The Tanzanian blue ringleg, also known as the red-headed centipede, is part of the Scolopendra genus which includes some of the largest and most venomous terrestrial invertebrates on Earth.
This particular species grows to around 13cm, though some can reach a foot long. But that’s not the scariest thing about them – like all centipedes, the blue ringleg has a pair of so-called forcipules, which are actually modified front legs, through which it delivers a venom that is similar in its composition to that of black widow spiders.
And, finally, if that wasn’t quite enough to make them one of the most terrifying animals on the planet, this injectable toxin also contains other compounds that act to digest the food, making consumption that bit easier. Despite its name, it is naturally found in Australia as well as large parts of Africa and southern Asia, and has been introduced to North and South America. It’s been suggested that international shipping is responsible for its spread.
Starfish

Any animal that liquidises its prey is enough to inspire thoughts of creatures from other planets, but surely the bizarre feeding ecology of the starfish makes it appear even more alien.
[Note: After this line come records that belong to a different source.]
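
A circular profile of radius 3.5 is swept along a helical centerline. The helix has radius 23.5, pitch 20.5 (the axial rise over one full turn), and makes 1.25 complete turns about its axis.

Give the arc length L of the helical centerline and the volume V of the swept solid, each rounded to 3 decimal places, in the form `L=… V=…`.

2πR = 2π·23.5 = 147.654855
per-turn = √(147.654855² + 20.5²) = √(21801.9561 + 420.25) = √22222.2061 = 149.071144
L = 1.25 × 149.071144 = 186.338931
V = π·3.5² × L = 38.484510 × 186.338931 = 7171.162440

L=186.339 V=7171.162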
That’s because it approaches its victims – mussels or clams are two favourites – and then distends its stomach out of its body and over the intended food item where it partially digests it into what has been described as a soup-like chowder.
Both stomach and chowder are then taken back into the body, where the digestion process is completed. Bet you’re glad you’re not a shellfish now.
Velvet worms

They might sound sweet, and if not exact cuddly then relatively benign, but velvet worms are anything but. A study of one species, Macroperipatus torquatus (it doesn’t have a common name), which is found in Trinidad’s tropical rainforests, found that it probes for food in the leaf litter with its antennae.
They prod potential victims to assess them for both size and nutritional value, and once it has found something suitable, it squirts out a sticky, proteinaceous goo from papillae (small, rounded protuberances) either side of its jaws, which entangles the target. Immobilising and partially digesting saliva is then injected into the victim, before the flesh is consumed – the last stage of the process is slow and can take several hours.